As I break from working on my book/grant proposal, my thoughts turn to creators who have inspired me in different ways.
Today's venture takes two turns, beyond the already posted notes on the human tornado called Ellison.
Next up is Jeff Smith, creator of Bone, the much neglected Shazam and the Monster Society of Evil, and the sporadic but worthwhile RASL. All Jeff's work deals in themes of common beings surviving their roles in large, mythic battles a la Tolkien or Eddison.
Well, turns out there's a documentary on Jeff.
Then there's Terry Moore.
His Strangers in Paradise is now collected in an Omnibus edition. How he managed to do this and keep on schedule with his new book, ECHO, is beyond me, but he did it.
This invites the next issue.
A Magnum Opus can kill you if you let it.
The idea of creating a single work of such weight and import can be such a heavy burden that it renders the work insurmountable.
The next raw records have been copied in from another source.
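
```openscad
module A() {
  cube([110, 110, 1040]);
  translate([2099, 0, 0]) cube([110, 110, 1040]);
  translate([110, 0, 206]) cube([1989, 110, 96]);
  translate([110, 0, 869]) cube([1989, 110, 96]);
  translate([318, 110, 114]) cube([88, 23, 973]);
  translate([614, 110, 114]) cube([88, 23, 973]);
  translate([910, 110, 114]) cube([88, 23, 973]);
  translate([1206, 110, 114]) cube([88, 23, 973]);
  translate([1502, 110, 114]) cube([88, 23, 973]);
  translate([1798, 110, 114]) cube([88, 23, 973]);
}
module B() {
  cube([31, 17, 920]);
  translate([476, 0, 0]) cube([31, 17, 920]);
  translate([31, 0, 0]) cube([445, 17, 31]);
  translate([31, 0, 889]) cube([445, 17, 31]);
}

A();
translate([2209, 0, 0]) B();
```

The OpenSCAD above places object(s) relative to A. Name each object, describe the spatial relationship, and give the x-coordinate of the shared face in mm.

A is a fence section. B is a picture frame. The picture frame is against the fence section's +x side, with their −y faces flush. The x-coordinate of the shared face is 2209 mm.

The fence section's +x face and the picture frame's −x face are both at x = 2209 mm.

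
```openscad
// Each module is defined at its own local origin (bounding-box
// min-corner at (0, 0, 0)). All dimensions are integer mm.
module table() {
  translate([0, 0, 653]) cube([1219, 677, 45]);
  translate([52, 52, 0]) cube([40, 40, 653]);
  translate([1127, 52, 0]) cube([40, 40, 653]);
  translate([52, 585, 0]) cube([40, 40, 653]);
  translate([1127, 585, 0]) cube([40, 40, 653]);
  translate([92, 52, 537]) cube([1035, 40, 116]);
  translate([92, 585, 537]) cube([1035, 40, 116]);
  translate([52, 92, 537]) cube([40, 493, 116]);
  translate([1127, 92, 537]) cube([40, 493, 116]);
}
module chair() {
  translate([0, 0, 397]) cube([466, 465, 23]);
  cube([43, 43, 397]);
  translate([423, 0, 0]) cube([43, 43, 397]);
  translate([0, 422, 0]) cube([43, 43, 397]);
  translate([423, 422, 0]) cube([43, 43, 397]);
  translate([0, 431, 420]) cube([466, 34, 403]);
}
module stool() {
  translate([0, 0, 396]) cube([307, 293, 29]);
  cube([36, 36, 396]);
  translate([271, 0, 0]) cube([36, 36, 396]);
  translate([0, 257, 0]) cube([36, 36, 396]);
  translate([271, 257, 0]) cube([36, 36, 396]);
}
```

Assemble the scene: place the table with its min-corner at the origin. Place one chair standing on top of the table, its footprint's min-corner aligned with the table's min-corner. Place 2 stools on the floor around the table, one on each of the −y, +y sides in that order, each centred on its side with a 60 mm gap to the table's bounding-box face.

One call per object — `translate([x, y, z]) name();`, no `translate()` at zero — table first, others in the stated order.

table();
translate([0, 0, 698]) chair();
translate([456, -353, 0]) stool();
translate([456, 737, 0]) stool();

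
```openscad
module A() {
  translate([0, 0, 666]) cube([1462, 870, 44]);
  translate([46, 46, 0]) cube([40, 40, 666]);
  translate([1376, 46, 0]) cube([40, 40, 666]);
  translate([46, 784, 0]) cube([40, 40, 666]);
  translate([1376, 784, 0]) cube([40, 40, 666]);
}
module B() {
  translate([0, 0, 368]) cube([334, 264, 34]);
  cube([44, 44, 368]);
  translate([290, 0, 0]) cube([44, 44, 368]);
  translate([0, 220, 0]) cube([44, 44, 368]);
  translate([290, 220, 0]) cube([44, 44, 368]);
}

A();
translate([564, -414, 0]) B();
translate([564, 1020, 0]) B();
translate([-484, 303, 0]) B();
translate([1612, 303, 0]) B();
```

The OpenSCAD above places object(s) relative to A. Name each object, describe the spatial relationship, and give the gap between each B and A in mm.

A is a table. B is a stool. Four stools sit around the table at the −y, +y, −x, +x sides. The gap between each stool and the table is 150 mm.

Each stool's nearest face is 150 mm from the table's bounding box.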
If you let it be that.
I suspect the way through this is twofold.
First, don't try to create something big. Create pieces of the big thing. Just say what you have to say, using the time you have to say it as well as you can. The 2200 pages of Strangers and the 1400 pages of Bone were all done page by page, the only way it can be done.
It took me 6 months to do a page once, and I did 12 pages in 14 hours another time. It takes the time it takes.
Second, while you must keep at it (or in my case, all the various "it"s), you can't punish yourself if you lose pace. Self-recrimination takes time too, and burns up, wastes, energy that could go into the work.